Beijing Advanced Innovation Center for Soft Matter Science and Engineering, Beijing University of Chemical Technology, 15 North Third Ring Road, Chaoyang District, 100029 Beijing, P.R. China.
Chimie ParisTech, PSL University Paris, CNRS, Institut de Recherche de Chimie Paris, UMR8247, 11 rue Pierre et Marie Curie, Paris 75231 Cedex 05, France.

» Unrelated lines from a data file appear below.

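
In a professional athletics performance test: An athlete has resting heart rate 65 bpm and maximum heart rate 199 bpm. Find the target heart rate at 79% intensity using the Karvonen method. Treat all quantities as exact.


Target = HRrest + pct*(HRmax - HRrest)
Heart rate reserve = HRmax - HRrest = 199 - 65 = 134 bpm
Fraction = 79% = 0.79
Target = 65 + 0.79 * 134
Target = 65 + 105.86 = 170.86 bpm

170.86 bpm


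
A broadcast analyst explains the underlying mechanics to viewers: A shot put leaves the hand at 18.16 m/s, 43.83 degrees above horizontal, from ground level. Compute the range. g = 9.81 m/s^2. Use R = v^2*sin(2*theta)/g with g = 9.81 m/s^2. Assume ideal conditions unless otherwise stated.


R = v^2 * sin(2*theta) / g
Convert angle to radians: theta = 43.83 deg = 0.765 rad
sin(2*theta) = sin(1.53) = 0.9992
R = 18.16^2 * 0.9992 / 9.81
R = 329.7856 * 0.9992 / 9.81 = 33.5893 m

33.5893 m


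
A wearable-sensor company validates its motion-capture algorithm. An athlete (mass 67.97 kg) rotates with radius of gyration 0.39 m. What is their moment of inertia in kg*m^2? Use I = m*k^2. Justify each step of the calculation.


I = m * k^2
I = 67.97 * 0.39^2
I = 67.97 * 0.1521 = 10.3382 kg*m^2

10.3382 kg*m^2


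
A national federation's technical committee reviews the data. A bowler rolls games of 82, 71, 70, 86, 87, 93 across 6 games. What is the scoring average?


Average = sum / n
Sum = 489
Average = 489 / 6 = 81.5

81.5


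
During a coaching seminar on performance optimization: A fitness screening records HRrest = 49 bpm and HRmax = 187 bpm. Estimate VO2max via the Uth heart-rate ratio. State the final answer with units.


VO2max = 15.3 * HRmax / HRrest
VO2max = 15.3 * 187 / 49
VO2max = 2861.1 / 49 = 58.3898 mL/kg/min

58.3898 mL/kg/min


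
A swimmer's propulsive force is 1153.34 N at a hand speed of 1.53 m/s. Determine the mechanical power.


P = F * v
P = 1153.34 * 1.53
P = 1764.6102 W

1764.6102 W


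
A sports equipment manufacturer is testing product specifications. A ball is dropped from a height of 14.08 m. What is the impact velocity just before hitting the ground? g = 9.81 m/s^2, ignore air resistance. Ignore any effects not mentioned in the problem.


v = sqrt(2 * g * h)
v = sqrt(2 * 9.81 * 14.08)
v = sqrt(276.2496) = 16.6208 m/s

16.6208 m/s


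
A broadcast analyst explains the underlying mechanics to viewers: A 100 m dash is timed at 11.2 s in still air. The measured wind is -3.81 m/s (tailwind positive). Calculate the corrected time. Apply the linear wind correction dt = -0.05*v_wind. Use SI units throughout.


dt = -0.05 * v_wind = -0.05 * -3.81 = 0.1905 s
t_corrected = t_still + dt = 11.2 + (0.1905)
t_corrected = 11.3905 s

11.3905 s


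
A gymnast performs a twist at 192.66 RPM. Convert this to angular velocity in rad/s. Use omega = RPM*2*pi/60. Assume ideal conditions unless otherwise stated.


omega = RPM * 2 * pi / 60
omega = 192.66 * 2 * 3.14159 / 60
omega = 1210.5185 / 60 = 20.1753 rad/s

20.1753 rad/s


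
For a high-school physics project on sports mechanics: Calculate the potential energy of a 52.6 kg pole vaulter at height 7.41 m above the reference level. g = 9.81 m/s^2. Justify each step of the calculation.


PE = m * g * h
PE = 52.6 * 9.81 * 7.41
PE = 516.006 * 7.41 = 3823.6045 J

3823.6045 J


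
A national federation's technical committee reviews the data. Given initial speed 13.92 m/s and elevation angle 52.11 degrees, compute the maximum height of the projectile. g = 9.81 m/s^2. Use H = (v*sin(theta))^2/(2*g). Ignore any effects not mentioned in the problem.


H = (v*sin(theta))^2 / (2*g)
vy = v*sin(theta) = 13.92 * sin(52.11 deg) = 10.9855 m/s
H = vy^2 / (2*g) = 120.6821 / (2*9.81)
H = 120.6821 / 19.62 = 6.151 m

6.151 m


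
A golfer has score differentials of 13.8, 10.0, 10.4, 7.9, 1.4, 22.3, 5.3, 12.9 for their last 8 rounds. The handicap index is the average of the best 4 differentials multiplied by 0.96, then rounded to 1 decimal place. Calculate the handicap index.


All differentials: 13.8, 10.0, 10.4, 7.9, 1.4, 22.3, 5.3, 12.9
Sorted: 1.4, 5.3, 7.9, 10.0, 10.4, 12.9, 13.8, 22.3
Best 4: 1.4, 5.3, 7.9, 10.0
Average of best = 24.6 / 4 = 6.15
Raw index = 6.15 * 0.96 = 5.904
Handicap index = round(5.904, 1) = 5.9

5.9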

ACS Nano. 2021 Jan 26;15(1):884-893. doi: 10.1021/acsnano.0c07400. Epub 2020 Dec 28.
Structuring pores into stable membrane and controlling their opening is extremely useful for applications that require nanopores as channels for material exchange and transportation. In this work, nanoporous vesicles with aggregation-induced emission (AIE) properties were developed from the amphiphilic polymer PEG550-TPE-Chol, in which the hydrophobic part is composed of a tetraphenylethene (TPE) group and a cholesterol moiety and the hydrophilic block is a poly(ethylene glycol) (PEG, = 550 Da). Two stereoisomers, -PEG550-TPE-Chol and -PEG550-TPE-Chol, were successfully synthesized. These thermally stable stereoisomers showed distinct self-assembly behavior in water: -PEG550-TPE-Chol formed classical vesicles, while -PEG550-TPE-Chol self-assembled into cylindrical micelles. Interestingly, / mixtures of PEG550-TPE-Chol (/ = 60/40), either naturally synthesized without isomers' separation during the synthesis or intentionally mixed using and isomers, constructed perforated vesicles with nanopores. Moreover, under the illumination of high intensity UV light (365 nm, 15 mW/cm), the classical vesicles of PEG550-TPE-Chol were perforated by its counterparts generated from the photoisomerization, while the cylindrical micelles of -PEG550-TPE-Chol interweaved to form meshes and nanoporous membranes due to the -isomers produced by photoisomerization. All of these assemblies in water emitted bright cyan fluorescence under UV light, while their constituent molecules were not fluorescent when solubilized in organic solvent. The AIE fluorescent normal vesicles and nanoporous vesicles may find potential applications in biotechnology as light-gated delivery vehicles and capsules with nanochannels for material exchange.
将孔结构化到稳定的膜中并控制其打开对于需要纳米孔作为材料交换和运输通道的应用非常有用。在这项工作中,从两亲聚合物 PEG550-TPE-Chol 中开发出具有聚集诱导发射 (AIE) 性质的纳米多孔囊泡,其中疏水性部分由四苯乙烯 (TPE) 基团和胆固醇部分组成,亲水性部分是聚(乙二醇)(PEG, = 550 Da)。成功合成了两种立体异构体,-PEG550-TPE-Chol 和 -PEG550-TPE-Chol。这些热稳定的立体异构体在水中表现出明显不同的自组装行为:-PEG550-TPE-Chol 形成经典囊泡,而 -PEG550-TPE-Chol 自组装成圆柱状胶束。有趣的是,PEG550-TPE-Chol 的 /混合物(/ = 60/40),无论是在合成过程中没有异构体分离而自然合成的,还是使用 和异构体有意混合的,都构建了具有纳米孔的穿孔囊泡。此外,在高强度紫外光(365nm,15mW/cm)照射下,PEG550-TPE-Chol 的经典囊泡被其 光异构体产生的 穿孔,而 -PEG550-TPE-Chol 的圆柱状胶束相互交织形成网格和纳米多孔膜由于 光异构化产生的 -异构体。所有这些在水中的组装体在紫外光下发出明亮的青色荧光,而其组成分子在溶解在有机溶剂中时没有荧光。AIE 荧光正常囊泡和纳米多孔囊泡可能在生物技术中有潜在的应用,作为光控输送载体和具有纳米通道的胶囊,用于材料交换。